Resetter Climbing by Andreas Trunz : des prises biosourcées
Andreas Trunz est le créateur de RSTTR, Resetter Climbing, une marque de prises d’escalade 100% sans plastique. Conçues dans un matériau biosourcé, elles promettent un grain plus durable dans le temps. Grimpeur suisse qui a grandi dans l’Appenzell, Andreas revendique autant son goût pour l’aventure que pour l’innovation responsable. La Fabrique verticale a voulu en savoir plus.
C’est une thématique qui nous passionne et que nous avons déjà eu l’occasion d’aborder plusieurs fois. Comment rendre plus vertueuse l’industrie de la prise d’escalade ? Des prises recyclées et recyclables aux initiatives de production de prises à base de champignons comme le propose la start up allemande MAD, en passant par l’analyse du cycle de vie d’un bloc, c’est un sujet qui nous intrigue et nous passionne. Aujourd’hui, nous partons à la rencontre d’Andreas Trunz, créateur de RSTTR, Resetter Climbing. Une marque innovante qui utilise une résine biosourcée.
Andreas, pour commencer, qui es-tu en tant que grimpeur et d’où tu viens ?
Je viens de l’Alpstein appenzellois, en Suisse orientale, un massif qui m’a façonné comme grimpeur et comme personne. Je préfère le trad’ et les grandes voies, les itinéraires où tu passes la journée entière dehors, parfois loin de tout, avec ce mélange d’engagement, de lecture du rocher et de décisions à prendre en permanence. J’aime ouvrir des grandes voies. Et je vois d’ailleurs un parallèle évident entre mon goût pour cette activité et mon attirance pour l’innovation dans l’entreprenariat.

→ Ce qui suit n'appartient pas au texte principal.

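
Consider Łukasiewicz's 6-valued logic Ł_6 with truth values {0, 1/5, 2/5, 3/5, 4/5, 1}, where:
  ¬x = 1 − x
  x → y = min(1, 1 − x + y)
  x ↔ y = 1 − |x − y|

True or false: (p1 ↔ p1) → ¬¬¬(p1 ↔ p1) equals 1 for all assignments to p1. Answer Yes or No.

Counterexample: take p1 = 0.
p1 ↔ p1 = 0 ↔ 0 = 1
p1 ↔ p1 = 0 ↔ 0 = 1
¬(p1 ↔ p1) = ¬1 = 0
¬¬(p1 ↔ p1) = ¬0 = 1
¬¬¬(p1 ↔ p1) = ¬1 = 0
(p1 ↔ p1) → ¬¬¬(p1 ↔ p1) = 1 → 0 = 0
This gives 0 ≠ 1.

No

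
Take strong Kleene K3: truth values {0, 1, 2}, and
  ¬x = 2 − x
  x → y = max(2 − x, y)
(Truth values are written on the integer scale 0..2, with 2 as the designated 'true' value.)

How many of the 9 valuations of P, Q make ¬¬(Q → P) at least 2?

P = 0, Q = 0 ↦ 2  ≥
P = 0, Q = 1 ↦ 1  <
P = 0, Q = 2 ↦ 0  <
P = 1, Q = 0 ↦ 2  ≥
P = 1, Q = 1 ↦ 1  <
P = 1, Q = 2 ↦ 1  <
P = 2, Q = 0 ↦ 2  ≥
P = 2, Q = 1 ↦ 2  ≥
P = 2, Q = 2 ↦ 2  ≥
So 5 of the 9 assignments meet the threshold.

5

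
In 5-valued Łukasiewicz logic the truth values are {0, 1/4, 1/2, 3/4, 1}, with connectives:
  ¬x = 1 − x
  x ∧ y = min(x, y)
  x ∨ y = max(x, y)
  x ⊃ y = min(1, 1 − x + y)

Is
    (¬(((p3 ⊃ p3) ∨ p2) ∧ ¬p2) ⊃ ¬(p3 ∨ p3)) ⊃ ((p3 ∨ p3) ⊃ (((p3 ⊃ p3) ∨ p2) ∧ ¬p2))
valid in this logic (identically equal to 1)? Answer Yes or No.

At p2 = 1/2, p3 = 0, for instance:
p3 ⊃ p3 = 0 ⊃ 0 = 1
(p3 ⊃ p3) ∨ p2 = 1 ∨ 1/2 = 1
¬p2 = ¬1/2 = 1/2
((p3 ⊃ p3) ∨ p2) ∧ ¬p2 = 1 ∧ 1/2 = 1/2
¬(((p3 ⊃ p3) ∨ p2) ∧ ¬p2) = ¬1/2 = 1/2
p3 ∨ p3 = 0 ∨ 0 = 0
¬(p3 ∨ p3) = ¬0 = 1
¬(((p3 ⊃ p3) ∨ p2) ∧ ¬p2) ⊃ ¬(p3 ∨ p3) = 1/2 ⊃ 1 = 1
(p3 ∨ p3) ⊃ (((p3 ⊃ p3) ∨ p2) ∧ ¬p2) = 0 ⊃ 1/2 = 1
(¬(((p3 ⊃ p3) ∨ p2) ∧ ¬p2) ⊃ ¬(p3 ∨ p3)) ⊃ ((p3 ∨ p3) ⊃ (((p3 ⊃ p3) ∨ p2) ∧ ¬p2)) = 1 ⊃ 1 = 1
and checking the remaining 24 assignments likewise gives ≥ 1 in every case.

Yes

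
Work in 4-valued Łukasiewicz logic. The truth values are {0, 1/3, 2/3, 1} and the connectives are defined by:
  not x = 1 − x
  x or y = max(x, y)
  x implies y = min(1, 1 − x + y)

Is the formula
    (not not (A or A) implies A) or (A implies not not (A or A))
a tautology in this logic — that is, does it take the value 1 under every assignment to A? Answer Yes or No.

A = 0 ↦ 1
A = 1/3 ↦ 1
A = 2/3 ↦ 1
A = 1 ↦ 1
Every assignment gives a value ≥ 1.

Yes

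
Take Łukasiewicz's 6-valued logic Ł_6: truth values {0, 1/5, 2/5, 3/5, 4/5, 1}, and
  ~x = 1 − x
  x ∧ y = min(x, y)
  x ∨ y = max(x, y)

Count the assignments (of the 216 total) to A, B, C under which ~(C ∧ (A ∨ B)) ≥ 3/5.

value 1: 41 assignments (counts)
value 4/5: 47 assignments (counts)
value 3/5: 47 assignments (counts)
value 2/5: 41 assignments
value 1/5: 29 assignments
value 0: 11 assignments
So 135 of the 216 assignments meet the threshold.

135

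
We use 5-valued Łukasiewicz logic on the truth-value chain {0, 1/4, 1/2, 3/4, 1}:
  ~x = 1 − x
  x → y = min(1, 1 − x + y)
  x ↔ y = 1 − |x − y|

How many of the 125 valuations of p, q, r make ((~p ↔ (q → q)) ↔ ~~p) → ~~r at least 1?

value 1: 85 assignments (counts)
value 3/4: 15 assignments
value 1/2: 15 assignments
value 1/4: 5 assignments
value 0: 5 assignments
So 85 of the 125 assignments meet the threshold.

85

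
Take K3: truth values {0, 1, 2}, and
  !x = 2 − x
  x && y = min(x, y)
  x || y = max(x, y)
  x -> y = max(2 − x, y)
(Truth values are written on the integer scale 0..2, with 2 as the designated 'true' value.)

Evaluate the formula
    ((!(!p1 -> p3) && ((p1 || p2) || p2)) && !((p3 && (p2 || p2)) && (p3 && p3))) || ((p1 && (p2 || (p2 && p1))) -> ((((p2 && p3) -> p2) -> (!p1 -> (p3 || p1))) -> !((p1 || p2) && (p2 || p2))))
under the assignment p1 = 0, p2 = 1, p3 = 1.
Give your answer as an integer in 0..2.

2

!p1 = !0 = 2
!p1 -> p3 = 2 -> 1 = 1
!(!p1 -> p3) = !1 = 1
p1 || p2 = 0 || 1 = 1
(p1 || p2) || p2 = 1 || 1 = 1
!(!p1 -> p3) && ((p1 || p2) || p2) = 1 && 1 = 1
p2 || p2 = 1 || 1 = 1
p3 && (p2 || p2) = 1 && 1 = 1
p3 && p3 = 1 && 1 = 1
(p3 && (p2 || p2)) && (p3 && p3) = 1 && 1 = 1
!((p3 && (p2 || p2)) && (p3 && p3)) = !1 = 1
(!(!p1 -> p3) && ((p1 || p2) || p2)) && !((p3 && (p2 || p2)) && (p3 && p3)) = 1 && 1 = 1
p2 && p1 = 1 && 0 = 0
p2 || (p2 && p1) = 1 || 0 = 1
p1 && (p2 || (p2 && p1)) = 0 && 1 = 0
p2 && p3 = 1 && 1 = 1
(p2 && p3) -> p2 = 1 -> 1 = 1
!p1 = !0 = 2
p3 || p1 = 1 || 0 = 1
!p1 -> (p3 || p1) = 2 -> 1 = 1
((p2 && p3) -> p2) -> (!p1 -> (p3 || p1)) = 1 -> 1 = 1
p1 || p2 = 0 || 1 = 1
p2 || p2 = 1 || 1 = 1
(p1 || p2) && (p2 || p2) = 1 && 1 = 1
!((p1 || p2) && (p2 || p2)) = !1 = 1
(((p2 && p3) -> p2) -> (!p1 -> (p3 || p1))) -> !((p1 || p2) && (p2 || p2)) = 1 -> 1 = 1
(p1 && (p2 || (p2 && p1))) -> ((((p2 && p3) -> p2) -> (!p1 -> (p3 || p1))) -> !((p1 || p2) && (p2 || p2))) = 0 -> 1 = 2
((!(!p1 -> p3) && ((p1 || p2) || p2)) && !((p3 && (p2 || p2)) && (p3 && p3))) || ((p1 && (p2 || (p2 && p1))) -> ((((p2 && p3) -> p2) -> (!p1 -> (p3 || p1))) -> !((p1 || p2) && (p2 || p2)))) = 1 || 2 = 2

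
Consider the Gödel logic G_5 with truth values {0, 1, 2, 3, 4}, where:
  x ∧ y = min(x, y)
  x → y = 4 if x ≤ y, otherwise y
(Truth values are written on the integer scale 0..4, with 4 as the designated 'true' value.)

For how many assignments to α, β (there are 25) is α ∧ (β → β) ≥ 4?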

Je ne me considère pas comme un grimpeur particulièrement talentueux ni très fort physiquement. Mais j’adore aller voir ce qu’il y a derrière le prochain ressaut, imaginer une ligne là où, a priori, il n’y en a pas. Cette curiosité m’a aussi amené très tôt à l’escalade. Y compris en salle : j’ai vécu son développement depuis la fin des années 90. D’abord comme ouvreur bénévole. Puis professionnellement dans une salle commerciale de bloc.
Entrons dans le vif du sujet : qu’est-ce que RSTTR, Resetter Climbing ?
Resetter Climbing, RSTTR pour les intimes, développe des prises d’escalade non polissables à partir d’un matériau sans plastique. Donc sans recours à la pétrochimie. Toutes nos prises sont fabriquées dans ce matériau à base de minéraux, comme le sable, ainsi que de liants biosourcés, que nous appelons SandCore, entièrement dépourvu de composants fossiles et de toxiques.
L’idée principale, c’est d’offrir une texture qui reste durablement identique, avec une sensation naturelle, un toucher proche du grès. Tout en réduisant de façon radicale l’empreinte environnementale par rapport aux prises classiques en polyuréthane.

Exit le PU, donc ?
Le polyuréthane a une empreinte écologique et toxicologique vraiment problématique, ce qui surprend encore beaucoup de monde. Si tu combines cela avec la courte durée de vie de la texture, tu obtiens un énorme gaspillage de ressources : des tonnes de prises produites, transportées, puis mises au rebut parce qu’elles sont devenues trop lisses pour être intéressantes à grimper.
Je ne suis pas un “haineux du plastique” par définition. Pour les cordes d’escalade par exemple, je suis très content des performances des polymères modernes, en termes de résistance, de poids, de longévité. Le PU aussi a d’innombrables applications où aucun autre matériau ne rivalise vraiment… Mais les prises d’escalade n’en font clairement pas partie !
Le PU est léger, stable en couleur et se fend moins facilement que le polyester, c’est vrai. Mais ces avantages se paient par un gros inconvénient sur un point essentiel pour les grimpeurs : le toucher. L’adhérence provient uniquement de la texture de surface, qui va se patiner très rapidement. Surtout avec les passages répétés des grimpeurs. Dans les grosses salles, la texture des prises en PU peut être morte au bout de quatre semaines ! Complètement ouf quand on y pense…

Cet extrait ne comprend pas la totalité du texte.